2. Doom
Kiedy w roku 1993 na komputerach osobistych zawitał Doom, nikt jeszcze nie przypuszczał, że jego twór przyczyni się do tak wielkiego rozwoju gier wideo.
Gra została wyniesiona na piedestał wirtualnej rozrywki do tego stopnia, iż dziś możemy o niej mówić, jako o kultowej.
Przed twórcami stoi zatem nie lada trudne zadanie, a z uwagi na oczekiwania graczy, osiągnąć cel będzie bardzo trudno. Dowodem na to niech będzie trzecia odsłona Doom’a, która mimo, iż grą była dobrą, to nie wspięła się na wyżyny.

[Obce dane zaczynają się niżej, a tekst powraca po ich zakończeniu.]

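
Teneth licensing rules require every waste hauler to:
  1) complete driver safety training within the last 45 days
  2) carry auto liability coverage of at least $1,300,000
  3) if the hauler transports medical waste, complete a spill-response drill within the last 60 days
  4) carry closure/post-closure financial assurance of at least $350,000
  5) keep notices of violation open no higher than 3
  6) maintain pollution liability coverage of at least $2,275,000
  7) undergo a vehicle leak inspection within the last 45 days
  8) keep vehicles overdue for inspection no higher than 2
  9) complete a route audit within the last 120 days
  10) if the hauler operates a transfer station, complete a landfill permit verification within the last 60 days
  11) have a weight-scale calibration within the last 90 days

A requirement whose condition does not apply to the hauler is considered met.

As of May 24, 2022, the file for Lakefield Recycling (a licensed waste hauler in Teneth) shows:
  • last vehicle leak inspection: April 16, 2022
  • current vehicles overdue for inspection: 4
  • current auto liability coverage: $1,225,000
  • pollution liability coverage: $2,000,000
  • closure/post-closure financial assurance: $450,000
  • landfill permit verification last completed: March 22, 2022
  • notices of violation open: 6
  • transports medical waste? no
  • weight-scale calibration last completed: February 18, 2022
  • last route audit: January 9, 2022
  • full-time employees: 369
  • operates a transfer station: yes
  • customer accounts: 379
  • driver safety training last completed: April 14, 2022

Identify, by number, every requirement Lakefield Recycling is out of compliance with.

1. driver safety training 40 days ago vs limit 45 → met
2. auto liability coverage $1,225,000 < $1,300,000 → not met
3. condition 'transports medical waste' does not hold → requirement n/a → met
4. closure/post-closure financial assurance $450,000 ≥ $350,000 → met
5. notices of violation open 6 > 3 → not met
6. pollution liability coverage $2,000,000 < $2,275,000 → not met
7. vehicle leak inspection 38 days ago vs limit 45 → met
8. vehicles overdue for inspection 4 > 2 → not met
9. route audit 135 days ago vs limit 120 → not met
10. condition 'operates a transfer station' holds; landfill permit verification 63 days ago vs limit 60 → not met
11. weight-scale calibration 95 days ago vs limit 90 → not met
Not met: 2, 5, 6, 8, 9, 10, 11

2, 5, 6, 8, 9, 10, 11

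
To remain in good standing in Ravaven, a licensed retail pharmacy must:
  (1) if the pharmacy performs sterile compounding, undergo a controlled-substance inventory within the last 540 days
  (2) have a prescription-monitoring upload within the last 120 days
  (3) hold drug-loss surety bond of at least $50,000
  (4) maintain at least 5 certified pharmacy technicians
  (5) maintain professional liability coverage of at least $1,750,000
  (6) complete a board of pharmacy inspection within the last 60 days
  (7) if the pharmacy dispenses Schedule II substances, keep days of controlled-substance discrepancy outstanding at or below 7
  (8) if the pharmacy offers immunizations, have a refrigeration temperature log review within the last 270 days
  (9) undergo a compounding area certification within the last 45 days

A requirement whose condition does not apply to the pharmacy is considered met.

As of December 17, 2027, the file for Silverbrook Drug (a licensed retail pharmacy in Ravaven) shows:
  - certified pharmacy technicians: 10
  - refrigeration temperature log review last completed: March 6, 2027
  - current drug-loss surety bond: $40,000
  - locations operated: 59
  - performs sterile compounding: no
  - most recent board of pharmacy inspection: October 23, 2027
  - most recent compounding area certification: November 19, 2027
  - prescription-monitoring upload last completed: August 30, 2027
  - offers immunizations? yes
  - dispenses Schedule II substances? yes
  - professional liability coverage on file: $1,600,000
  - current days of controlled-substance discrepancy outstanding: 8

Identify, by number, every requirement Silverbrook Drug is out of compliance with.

1. condition 'performs sterile compounding' does not hold → requirement n/a → met
2. prescription-monitoring upload 109 days ago vs limit 120 → met
3. drug-loss surety bond $40,000 < $50,000 → not met
4. certified pharmacy technicians 10 ≥ 5 → met
5. professional liability coverage $1,600,000 < $1,750,000 → not met
6. board of pharmacy inspection 55 days ago vs limit 60 → met
7. condition 'dispenses Schedule II substances' holds; days of controlled-substance discrepancy outstanding 8 > 7 → not met
8. condition 'offers immunizations' holds; refrigeration temperature log review 286 days ago vs limit 270 → not met
9. compounding area certification 28 days ago vs limit 45 → met
Not met: 3, 5, 7, 8

3, 5, 7, 8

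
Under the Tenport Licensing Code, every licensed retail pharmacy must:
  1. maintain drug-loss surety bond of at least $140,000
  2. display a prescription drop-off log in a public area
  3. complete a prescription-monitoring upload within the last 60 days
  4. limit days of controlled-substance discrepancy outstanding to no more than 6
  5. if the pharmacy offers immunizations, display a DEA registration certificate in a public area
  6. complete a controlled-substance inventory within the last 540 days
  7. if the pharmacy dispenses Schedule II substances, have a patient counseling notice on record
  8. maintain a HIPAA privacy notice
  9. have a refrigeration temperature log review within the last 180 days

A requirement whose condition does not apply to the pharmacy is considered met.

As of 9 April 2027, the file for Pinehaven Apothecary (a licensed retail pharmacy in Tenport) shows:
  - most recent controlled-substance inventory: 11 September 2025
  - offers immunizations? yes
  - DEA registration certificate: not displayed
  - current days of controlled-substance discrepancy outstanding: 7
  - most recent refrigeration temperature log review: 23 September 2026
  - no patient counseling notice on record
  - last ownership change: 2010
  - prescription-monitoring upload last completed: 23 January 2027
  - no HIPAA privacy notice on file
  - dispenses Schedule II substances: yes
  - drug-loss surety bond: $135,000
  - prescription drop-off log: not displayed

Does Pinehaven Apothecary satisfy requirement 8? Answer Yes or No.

8. HIPAA privacy notice absent → not met

No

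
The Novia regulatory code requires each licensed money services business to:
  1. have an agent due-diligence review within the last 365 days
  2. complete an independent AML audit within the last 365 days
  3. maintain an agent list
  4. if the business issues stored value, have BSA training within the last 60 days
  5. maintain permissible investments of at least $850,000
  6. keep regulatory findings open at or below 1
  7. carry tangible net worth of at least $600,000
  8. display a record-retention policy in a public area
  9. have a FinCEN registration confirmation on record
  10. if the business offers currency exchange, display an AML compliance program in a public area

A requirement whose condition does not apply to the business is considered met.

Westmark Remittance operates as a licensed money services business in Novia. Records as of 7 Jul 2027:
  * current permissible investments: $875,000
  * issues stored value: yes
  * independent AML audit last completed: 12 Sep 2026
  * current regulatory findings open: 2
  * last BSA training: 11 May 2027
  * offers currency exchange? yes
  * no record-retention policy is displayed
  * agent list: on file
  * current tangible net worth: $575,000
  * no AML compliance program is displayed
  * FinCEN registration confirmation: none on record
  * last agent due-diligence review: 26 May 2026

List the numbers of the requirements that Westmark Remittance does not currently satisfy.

1. agent due-diligence review 407 days ago vs limit 365 → not met
2. independent AML audit 298 days ago vs limit 365 → met
3. agent list present → met
4. condition 'issues stored value' holds; BSA training 57 days ago vs limit 60 → met
5. permissible investments $875,000 ≥ $850,000 → met
6. regulatory findings open 2 > 1 → not met
7. tangible net worth $575,000 < $600,000 → not met
8. record-retention policy absent → not met
9. FinCEN registration confirmation absent → not met
10. condition 'offers currency exchange' holds; AML compliance program absent → not met
Not met: 1, 6, 7, 8, 9, 10

1, 6, 7, 8, 9, 10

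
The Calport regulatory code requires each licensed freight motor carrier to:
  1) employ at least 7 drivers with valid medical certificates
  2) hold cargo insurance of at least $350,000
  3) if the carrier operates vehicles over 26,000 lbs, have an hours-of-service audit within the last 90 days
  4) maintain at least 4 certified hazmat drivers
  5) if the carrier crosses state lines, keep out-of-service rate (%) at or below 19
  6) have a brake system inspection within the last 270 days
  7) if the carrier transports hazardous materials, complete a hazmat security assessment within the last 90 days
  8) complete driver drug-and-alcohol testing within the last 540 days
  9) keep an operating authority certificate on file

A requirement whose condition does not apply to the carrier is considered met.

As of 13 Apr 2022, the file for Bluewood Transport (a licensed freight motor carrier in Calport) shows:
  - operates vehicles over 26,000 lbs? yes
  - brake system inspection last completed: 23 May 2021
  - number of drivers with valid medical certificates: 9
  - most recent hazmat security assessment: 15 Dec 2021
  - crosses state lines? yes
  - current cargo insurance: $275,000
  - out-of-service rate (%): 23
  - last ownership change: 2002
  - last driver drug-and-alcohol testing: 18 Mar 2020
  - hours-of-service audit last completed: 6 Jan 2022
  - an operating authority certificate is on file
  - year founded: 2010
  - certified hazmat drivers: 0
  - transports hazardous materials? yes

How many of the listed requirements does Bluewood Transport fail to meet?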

Tym razem zmianie ulegnie sama mechanika gry, która nie będzie udawać już horroru, a będzie typową strzelaniną akcji, w której eliminować będziemy zastępy demonów. Nasz protegowany będzie posiadał dodatkowo kilka umiejętności, które wykorzystamy podczas siermiężnej rąbaniny.
Id Software ceni sobie pecetową brać i sama gra na komputerach osobistych będzie wyglądać najlepiej, bez szeregu ograniczeń narzuconych przez konsole. Takie podejście do gracza sobie cenimy.